Regulierung im Privatsektor kaum mehr nötig

Den bisher eingegangenen Mitteilungen sei zudem zu entnehmen, dass sich der Wettbewerb in einigen Märkten auch ohne weitere Regulierungsmaßnahmen entwickeln könnte. Die EU-Kommission hebt insbesondere hervor, dass die meisten Regulierungsmaßnahmen im Privatkundensektor nicht mehr erforderlich seien, da wirksame Regulierungsmaßnahmen im Großkundensektor die Verbraucherinteressen schützen dürften. Einige Märkte könnten also weiter liberalisiert werden, während für andere Märkte in vorhersehbarer Zukunft weitere Regulierungsmaßnahmen erforderlich seien.

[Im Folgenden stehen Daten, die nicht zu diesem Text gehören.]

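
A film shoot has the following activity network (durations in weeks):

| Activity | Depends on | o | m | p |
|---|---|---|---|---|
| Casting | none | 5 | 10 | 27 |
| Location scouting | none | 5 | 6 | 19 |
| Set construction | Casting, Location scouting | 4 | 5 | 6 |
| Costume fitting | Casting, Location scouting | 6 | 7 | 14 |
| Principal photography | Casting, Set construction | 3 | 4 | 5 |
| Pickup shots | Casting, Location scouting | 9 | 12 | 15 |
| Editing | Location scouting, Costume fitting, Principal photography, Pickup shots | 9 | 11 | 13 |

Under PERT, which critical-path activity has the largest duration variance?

Casting

te_Casting = (5 + 4·10 + 27)/6 = 72/6 = 12; σ²_Casting = ((27−5)/6)² = 13.444
te_Location scouting = (5 + 4·6 + 19)/6 = 48/6 = 8; σ²_Location scouting = ((19−5)/6)² = 5.444
te_Set construction = (4 + 4·5 + 6)/6 = 30/6 = 5; σ²_Set construction = ((6−4)/6)² = 0.111
te_Costume fitting = (6 + 4·7 + 14)/6 = 48/6 = 8; σ²_Costume fitting = ((14−6)/6)² = 1.778
te_Principal photography = (3 + 4·4 + 5)/6 = 24/6 = 4; σ²_Principal photography = ((5−3)/6)² = 0.111
te_Pickup shots = (9 + 4·12 + 15)/6 = 72/6 = 12; σ²_Pickup shots = ((15−9)/6)² = 1.000
te_Editing = (9 + 4·11 + 13)/6 = 66/6 = 11; σ²_Editing = ((13−9)/6)² = 0.444

Forward pass:
ES_Casting = 0; EF_Casting = 12
ES_Location scouting = 0; EF_Location scouting = 8
ES_Set construction = max(EF_Casting=12, EF_Location scouting=8) = 12; EF_Set construction = 12+5 = 17
ES_Costume fitting = max(EF_Casting=12, EF_Location scouting=8) = 12; EF_Costume fitting = 12+8 = 20
ES_Principal photography = max(EF_Casting=12, EF_Set construction=17) = 17; EF_Principal photography = 17+4 = 21
ES_Pickup shots = max(EF_Casting=12, EF_Location scouting=8) = 12; EF_Pickup shots = 12+12 = 24
ES_Editing = max(EF_Location scouting=8, EF_Costume fitting=20, EF_Principal photography=21, EF_Pickup shots=24) = 24; EF_Editing = 24+11 = 35
Expected project duration μ = 35 weeks. Critical path: Casting → Pickup shots → Editing.

Variances on critical path: σ²_Casting=13.444, σ²_Pickup shots=1.000, σ²_Editing=0.444.
Largest is σ²_Casting = 13.444.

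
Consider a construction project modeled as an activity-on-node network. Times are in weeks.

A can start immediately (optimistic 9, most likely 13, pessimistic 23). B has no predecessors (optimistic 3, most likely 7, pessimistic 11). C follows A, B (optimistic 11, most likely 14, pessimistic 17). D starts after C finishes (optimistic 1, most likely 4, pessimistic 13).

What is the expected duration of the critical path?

te_A = (9 + 4·13 + 23)/6 = 84/6 = 14
te_B = (3 + 4·7 + 11)/6 = 42/6 = 7
te_C = (11 + 4·14 + 17)/6 = 84/6 = 14
te_D = (1 + 4·4 + 13)/6 = 30/6 = 5

Forward pass:
ES_A = 0; EF_A = 14
ES_B = 0; EF_B = 7
ES_C = max(EF_A=14, EF_B=7) = 14; EF_C = 14+14 = 28
ES_D = 28; EF_D = 28+5 = 33
Expected project duration μ = 33 weeks. Critical path: A → C → D.

33 weeks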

Regulierung sorge oft erst für Wettbewerb

EU-Wettbewerbskommissarin Neelie Kroes ergänzte: "Die jetzigen Telekommunikationsvorschriften der EU basieren auf wettbewerbsrechtlichen Grundsätzen, und die nationalen Regulierungsbehörden können erst nach einer Marktanalyse Regulierungspflichten für Unternehmen mit beträchtlicher Marktmacht vorschreiben." Dieses Konzept habe den Telekommunikationsmarkt für den Wettbewerb geöffnet, so Kroes. Insgesamt habe die Überprüfung nationaler Regulierungsentscheidungen durch die EU-Kommission zu schlüssigeren Marktanalysen und größerer Transparenz geführt und zugleich sichergestellt, dass nur in Märkten reguliert wird, in denen andernfalls kein effektiver Wettbewerb entsteht, schloss die Kommissarin.